Considerações humanitárias à parte, e elas são várias, a reorganização da produção bélica brasileira em curso não é nada diferente do que aconteceu em países industrializados de grande porte.
Igor Gielow
Secretário de Redação da Sucursal de Brasília
Secretário de Redação da Sucursal de Brasília
O setor vive de benesses diretas ou
indiretas do Estado desde a corrida armamentista de Reino Unido e
Alemanha na virada do século 20.
Nos EUA e na Rússia, os maiores
exportadores, o fim da Guerra Fria determinou a concentração na área.

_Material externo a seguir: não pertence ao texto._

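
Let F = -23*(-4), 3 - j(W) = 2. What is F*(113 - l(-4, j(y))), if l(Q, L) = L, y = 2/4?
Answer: 10304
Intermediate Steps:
y = ½ (y = 2*(¼) = ½ ≈ 0.50000)
j(W) = 1 (j(W) = 3 - 1*2 = 3 - 2 = 1)
F = 92
F*(113 - l(-4, j(y))) = 92*(113 - 1*1) = 92*(113 - 1) = 92*112 = 10304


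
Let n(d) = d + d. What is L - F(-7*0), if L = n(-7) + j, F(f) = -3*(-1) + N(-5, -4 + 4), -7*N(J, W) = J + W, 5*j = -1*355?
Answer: -621/7 ≈ -88.714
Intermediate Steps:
j = -71 (j = (-1*355)/5 = (⅕)*(-355) = -71)
n(d) = 2*d
N(J, W) = -J/7 - W/7 (N(J, W) = -(J + W)/7 = -J/7 - W/7)
F(f) = 26/7 (F(f) = -3*(-1) + (-⅐*(-5) - (-4 + 4)/7) = 3 + (5/7 - ⅐*0) = 3 + (5/7 + 0) = 3 + 5/7 = 26/7)
L = -85 (L = 2*(-7) - 71 = -14 - 71 = -85)
L - F(-7*0) = -85 - 1*26/7 = -85 - 26/7 = -621/7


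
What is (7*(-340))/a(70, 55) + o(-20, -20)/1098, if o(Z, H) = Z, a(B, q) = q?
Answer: -261434/6039 ≈ -43.291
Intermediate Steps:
(7*(-340))/a(70, 55) + o(-20, -20)/1098 = (7*(-340))/55 - 20/1098 = -2380*1/55 - 20*1/1098 = -476/11 - 10/549 = -261434/6039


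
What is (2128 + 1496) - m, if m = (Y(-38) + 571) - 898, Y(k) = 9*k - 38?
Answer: 4331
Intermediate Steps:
Y(k) = -38 + 9*k
m = -707 (m = ((-38 + 9*(-38)) + 571) - 898 = ((-38 - 342) + 571) - 898 = (-380 + 571) - 898 = 191 - 898 = -707)
(2128 + 1496) - m = (2128 + 1496) - 1*(-707) = 3624 + 707 = 4331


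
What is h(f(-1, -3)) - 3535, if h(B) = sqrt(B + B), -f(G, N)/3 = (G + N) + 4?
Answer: -3535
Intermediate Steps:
f(G, N) = -12 - 3*G - 3*N (f(G, N) = -3*((G + N) + 4) = -3*(4 + G + N) = -12 - 3*G - 3*N)
h(B) = sqrt(2)*sqrt(B) (h(B) = sqrt(2*B) = sqrt(2)*sqrt(B))
h(f(-1, -3)) - 3535 = sqrt(2)*sqrt(-12 - 3*(-1) - 3*(-3)) - 3535 = sqrt(2)*sqrt(-12 + 3 + 9) - 3535 = sqrt(2)*sqrt(0) - 3535 = sqrt(2)*0 - 3535 = 0 - 3535 = -3535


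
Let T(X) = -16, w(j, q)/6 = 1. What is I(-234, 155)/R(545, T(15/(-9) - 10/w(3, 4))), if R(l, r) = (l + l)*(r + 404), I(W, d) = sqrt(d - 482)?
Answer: I*sqrt(327)/422920 ≈ 4.2758e-5*I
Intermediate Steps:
w(j, q) = 6 (w(j, q) = 6*1 = 6)
I(W, d) = sqrt(-482 + d)
R(l, r) = 2*l*(404 + r) (R(l, r) = (2*l)*(404 + r) = 2*l*(404 + r))
I(-234, 155)/R(545, T(15/(-9) - 10/w(3, 4))) = sqrt(-482 + 155)/((2*545*(404 - 16))) = sqrt(-327)/((2*545*388)) = (I*sqrt(327))/422920 = (I*sqrt(327))*(1/422920) = I*sqrt(327)/422920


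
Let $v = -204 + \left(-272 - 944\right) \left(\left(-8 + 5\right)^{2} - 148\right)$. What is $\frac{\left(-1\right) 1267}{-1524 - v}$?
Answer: $\frac{1267}{170344} \approx 0.0074379$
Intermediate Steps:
$v = 168820$ ($v = -204 - 1216 \left(\left(-3\right)^{2} - 148\right) = -204 - 1216 \left(9 - 148\right) = -204 - -169024 = -204 + 169024 = 168820$)
$\frac{\left(-1\right) 1267}{-1524 - v} = \frac{\left(-1\right) 1267}{-1524 - 168820} = - \frac{1267}{-1524 - 168820} = - \frac{1267}{-170344} = \left(-1267\right) \left(- \frac{1}{170344}\right) = \frac{1267}{170344}$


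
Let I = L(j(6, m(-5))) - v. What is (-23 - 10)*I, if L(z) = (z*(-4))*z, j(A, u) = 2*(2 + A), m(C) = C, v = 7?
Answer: 34023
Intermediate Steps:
j(A, u) = 4 + 2*A
L(z) = -4*z² (L(z) = (-4*z)*z = -4*z²)
I = -1031 (I = -4*(4 + 2*6)² - 1*7 = -4*(4 + 12)² - 7 = -4*16² - 7 = -4*256 - 7 = -1024 - 7 = -1031)
(-23 - 10)*I = (-23 - 10)*(-1031) = -33*(-1031) = 34023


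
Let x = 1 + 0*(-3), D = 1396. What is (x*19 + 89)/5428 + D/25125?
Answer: 2572747/34094625 ≈ 0.075459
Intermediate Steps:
x = 1 (x = 1 + 0 = 1)
(x*19 + 89)/5428 + D/25125 = (1*19 + 89)/5428 + 1396/25125 = (19 + 89)*(1/5428) + 1396*(1/25125) = 108*(1/5428) + 1396/25125 = 27/1357 + 1396/25125 = 2572747/34094625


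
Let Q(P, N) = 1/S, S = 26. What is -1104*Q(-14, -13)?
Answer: -552/13 ≈ -42.462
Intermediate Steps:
Q(P, N) = 1/26
-1104*Q(-14, -13) = -1104*1/26 = -552/13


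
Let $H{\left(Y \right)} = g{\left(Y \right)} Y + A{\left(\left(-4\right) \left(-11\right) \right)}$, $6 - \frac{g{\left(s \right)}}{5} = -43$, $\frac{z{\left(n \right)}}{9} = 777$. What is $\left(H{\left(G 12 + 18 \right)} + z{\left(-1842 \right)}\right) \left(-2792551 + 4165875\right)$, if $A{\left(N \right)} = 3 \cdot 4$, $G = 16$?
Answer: $80277654420$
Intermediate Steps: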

Antes, fabricantes diferentes disputavam contratos dentro do “complexo
industrial-militar”, termo celebrizado no discurso-denúncia de despedida
do presidente dos EUA Dwight Eisenhower em 1961.
Sem um inimigo e com um mercado a
conquistar, as indústrias dos EUA passaram por fusões: a Boeing engoliu a
célebre McDonnell-Douglas, por exemplo. Na Rússia, as empresas
aeronáuticas Mikoyan, Sukhoi, Ilyushin e Tupolev ficaram sob controle
único. Na Europa, a EADS virou uma potência.
No Brasil, as grandes exportadoras
incentivadas pelo governo na ditadura quebraram e ressurgiram, em parte,
sob as bênçãos do Estado -a parte civil da Embraer sendo a exceção.
A empresa aeronáutica saiu na frente e
organizou uma divisão de defesa, indo além de aviões consagrados como o
Super Tucano. Também adquiriu empresas de tecnologia militar, como Atech
e Orbisat.
O governo estimulou gigantes com
dinheiro a entrar na área, criando um arcabouço jurídico favorecendo
conteúdo com participação nacional. A francesa Thales, por exemplo,
uniu-se à empreiteira Andrade Gutierrez visando defesa de fronteiras.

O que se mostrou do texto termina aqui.